D-word hints at shift in China's bailout policy

BEIJING -- The Chinese financial industry appears to be embracing the idea that the policy of rescuing troubled companies must change in order to instill a measure of market discipline.

     Defaults on certain investment products should be allowed, former Bank of China President Li Lihui said in an interview Monday.

     Many market watchers think that the government may have already changed its approach to businesses on the brink. Last Friday, Shanghai Chaori Solar Energy Science & Technology failed to pay interest due to bondholders, triggering the nation's first corporate bond default in recent history. It happened amid this year's session of the National People's Congress, a time when the leadership normally tries to avoid any potential for social unrest.

     Critics say bailouts by the government and lender banks have invited moral hazard on the part of investors and made it easy for companies to finance excessive capacity. Many see the threat of default as a way to restore the discipline that comes with the possibility of failure.

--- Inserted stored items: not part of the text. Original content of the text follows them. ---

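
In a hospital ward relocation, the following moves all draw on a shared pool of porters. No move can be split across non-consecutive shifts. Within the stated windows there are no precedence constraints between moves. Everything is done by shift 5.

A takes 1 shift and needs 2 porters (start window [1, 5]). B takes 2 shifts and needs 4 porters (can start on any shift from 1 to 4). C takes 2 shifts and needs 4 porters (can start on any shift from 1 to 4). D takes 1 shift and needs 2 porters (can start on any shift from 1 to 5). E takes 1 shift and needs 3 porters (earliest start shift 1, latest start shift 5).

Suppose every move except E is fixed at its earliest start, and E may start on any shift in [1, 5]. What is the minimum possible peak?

E@1: s1:15  s2:8  s3:0  s4:0  s5:0 → peak 15
E@2: s1:12  s2:11  s3:0  s4:0  s5:0 → peak 12
E@3: s1:12  s2:8  s3:3  s4:0  s5:0 → peak 12
E@4: s1:12  s2:8  s3:0  s4:3  s5:0 → peak 12
E@5: s1:12  s2:8  s3:0  s4:0  s5:3 → peak 12
Best is E@2, peak 12.

12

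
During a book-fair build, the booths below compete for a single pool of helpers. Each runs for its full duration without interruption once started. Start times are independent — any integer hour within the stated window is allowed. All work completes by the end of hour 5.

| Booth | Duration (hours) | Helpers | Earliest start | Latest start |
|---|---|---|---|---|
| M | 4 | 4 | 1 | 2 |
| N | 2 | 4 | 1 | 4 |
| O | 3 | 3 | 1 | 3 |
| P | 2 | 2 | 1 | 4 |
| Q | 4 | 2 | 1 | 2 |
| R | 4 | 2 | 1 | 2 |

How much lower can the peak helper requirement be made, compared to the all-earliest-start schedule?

4

Early-start peak: h1:17  h2:17  h3:11  h4:8  h5:0 ⇒ 17.
Leveled (M@1, N@1, O@3, P@3, Q@1, R@1): h1:12  h2:12  h3:13  h4:13  h5:3 ⇒ 13.
Reduction 17 − 13 = 4.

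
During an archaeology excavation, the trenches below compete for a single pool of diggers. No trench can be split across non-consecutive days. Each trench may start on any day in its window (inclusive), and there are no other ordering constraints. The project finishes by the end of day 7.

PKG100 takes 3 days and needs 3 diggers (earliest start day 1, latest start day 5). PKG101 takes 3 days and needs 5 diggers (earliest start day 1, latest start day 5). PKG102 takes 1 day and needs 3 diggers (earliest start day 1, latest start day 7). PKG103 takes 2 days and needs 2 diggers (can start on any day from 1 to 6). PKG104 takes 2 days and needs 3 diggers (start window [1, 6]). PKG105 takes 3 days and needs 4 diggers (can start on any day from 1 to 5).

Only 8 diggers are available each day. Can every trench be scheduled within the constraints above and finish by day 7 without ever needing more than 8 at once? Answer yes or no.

Schedule PKG100@1, PKG101@1, PKG102@4, PKG103@4, PKG104@6, PKG105@5: d1:8  d2:8  d3:8  d4:5  d5:6  d6:7  d7:7 — peak 8 ≤ 8.

yes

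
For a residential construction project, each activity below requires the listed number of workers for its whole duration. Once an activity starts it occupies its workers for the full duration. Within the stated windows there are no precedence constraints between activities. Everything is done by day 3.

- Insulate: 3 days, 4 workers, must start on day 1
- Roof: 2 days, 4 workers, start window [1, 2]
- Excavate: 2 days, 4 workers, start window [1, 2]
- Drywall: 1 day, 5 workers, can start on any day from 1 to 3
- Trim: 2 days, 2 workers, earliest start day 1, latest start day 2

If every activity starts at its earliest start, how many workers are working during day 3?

4

At early start, day 3 has: Insulate.
Demand: 4 = 4.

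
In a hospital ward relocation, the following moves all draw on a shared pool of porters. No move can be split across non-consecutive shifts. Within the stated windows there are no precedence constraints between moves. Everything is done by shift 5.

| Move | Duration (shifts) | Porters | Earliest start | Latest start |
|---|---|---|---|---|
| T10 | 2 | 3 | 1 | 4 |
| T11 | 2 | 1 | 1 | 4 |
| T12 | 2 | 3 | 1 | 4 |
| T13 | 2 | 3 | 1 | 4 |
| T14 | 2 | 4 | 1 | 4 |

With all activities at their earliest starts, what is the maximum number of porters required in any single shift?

14

Early-start schedule: T10@1, T11@1, T12@1, T13@1, T14@1.
Load per shift: shift 1: 14, shift 2: 14, shift 3: 0, shift 4: 0, shift 5: 0.
Peak is 14.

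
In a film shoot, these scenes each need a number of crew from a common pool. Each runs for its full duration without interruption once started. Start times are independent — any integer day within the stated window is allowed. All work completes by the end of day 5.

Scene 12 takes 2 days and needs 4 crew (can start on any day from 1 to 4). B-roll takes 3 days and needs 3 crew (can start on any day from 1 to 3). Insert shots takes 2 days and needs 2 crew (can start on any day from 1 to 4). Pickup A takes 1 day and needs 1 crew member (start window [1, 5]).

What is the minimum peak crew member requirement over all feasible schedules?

Early-start (Scene 12@1, B-roll@1, Insert shots@1, Pickup A@1) gives peak 10: d1:10  d2:9  d3:3  d4:0  d5:0.
Shift B-roll→3, Insert shots→3.
Schedule Scene 12@1, B-roll@3, Insert shots@3, Pickup A@1: d1:5  d2:4  d3:5  d4:5  d5:3 — peak 5.
Total crew member-days = 22 over 5 days ⇒ peak ≥ ⌈22/5⌉ = 5, so 5 is optimal.

5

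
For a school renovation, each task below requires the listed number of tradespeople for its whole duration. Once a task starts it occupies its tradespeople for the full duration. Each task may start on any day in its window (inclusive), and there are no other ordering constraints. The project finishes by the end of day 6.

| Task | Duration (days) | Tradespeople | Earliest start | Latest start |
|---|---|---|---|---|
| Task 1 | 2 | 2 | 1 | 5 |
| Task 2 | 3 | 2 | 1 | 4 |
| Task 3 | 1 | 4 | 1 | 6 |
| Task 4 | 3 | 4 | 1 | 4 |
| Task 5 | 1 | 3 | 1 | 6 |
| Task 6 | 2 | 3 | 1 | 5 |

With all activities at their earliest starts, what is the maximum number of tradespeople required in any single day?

18

Early-start schedule: Task 1@1, Task 2@1, Task 3@1, Task 4@1, Task 5@1, Task 6@1.
Load per day: day 1: 18, day 2: 11, day 3: 6, day 4: 0, day 5: 0, day 6: 0.
Peak is 18.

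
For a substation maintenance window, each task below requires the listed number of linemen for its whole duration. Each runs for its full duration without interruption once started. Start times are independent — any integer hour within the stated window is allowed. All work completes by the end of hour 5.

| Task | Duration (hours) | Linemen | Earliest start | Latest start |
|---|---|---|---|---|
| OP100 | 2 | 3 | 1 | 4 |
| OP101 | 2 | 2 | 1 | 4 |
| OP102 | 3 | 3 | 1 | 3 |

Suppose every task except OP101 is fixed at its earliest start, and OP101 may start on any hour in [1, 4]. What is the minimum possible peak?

6

OP101@1: h1:8  h2:8  h3:3  h4:0  h5:0 → peak 8
OP101@2: h1:6  h2:8  h3:5  h4:0  h5:0 → peak 8
OP101@3: h1:6  h2:6  h3:5  h4:2  h5:0 → peak 6
OP101@4: h1:6  h2:6  h3:3  h4:2  h5:2 → peak 6
Best is OP101@3, peak 6.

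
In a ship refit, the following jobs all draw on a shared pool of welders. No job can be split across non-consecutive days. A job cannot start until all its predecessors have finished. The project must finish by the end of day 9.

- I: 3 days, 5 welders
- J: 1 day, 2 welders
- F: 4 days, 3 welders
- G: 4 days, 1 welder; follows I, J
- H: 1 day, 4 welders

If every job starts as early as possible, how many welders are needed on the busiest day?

Early-start schedule: I@1, J@1, F@1, G@4, H@1.
Load per day: day 1: 14, day 2: 8, day 3: 8, day 4: 4, day 5: 1, day 6: 1, day 7: 1, day 8: 0, day 9: 0.
Peak is 14.

14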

     China should "return to its original principle of rescuing what can be rescued and not rescuing what cannot," Li told reporters.

     But the shadow banking sector links retail investors, banks, corporate borrowers and the government in complex webs. A single default could lead to an unforeseen credit crunch, choking economic growth in the short term. Provincial governments are also reluctant to see local companies go bankrupt, for fear of rising unemployment and other potential causes of social instability.

     Anxiety over default appears to affecting credit growth. Total social financing -- a broad measure of credit availability published by the People's Bank of China, the central bank -- came to 938.7 billion yuan ($153.1 billion) in February, down 131.8 billion yuan from a year earlier. These flows, which include bank lending and issuance of corporate bonds and trust products, had been rising rapidly.

     While bailing out troubled companies may spare short-term economic pain, allowing murky lending to go unchecked could create increasingly unmanageable longer-term risks. Navigating this dilemma poses no easy challenge for China's leadership.

     On Monday, the benchmark Shanghai Composite Index fell 2.86% -- its biggest drop since last June -- to 1,999, slipping below the psychologically important 2,000 level. The yuan briefly dipped 0.5% against the dollar in overseas trading.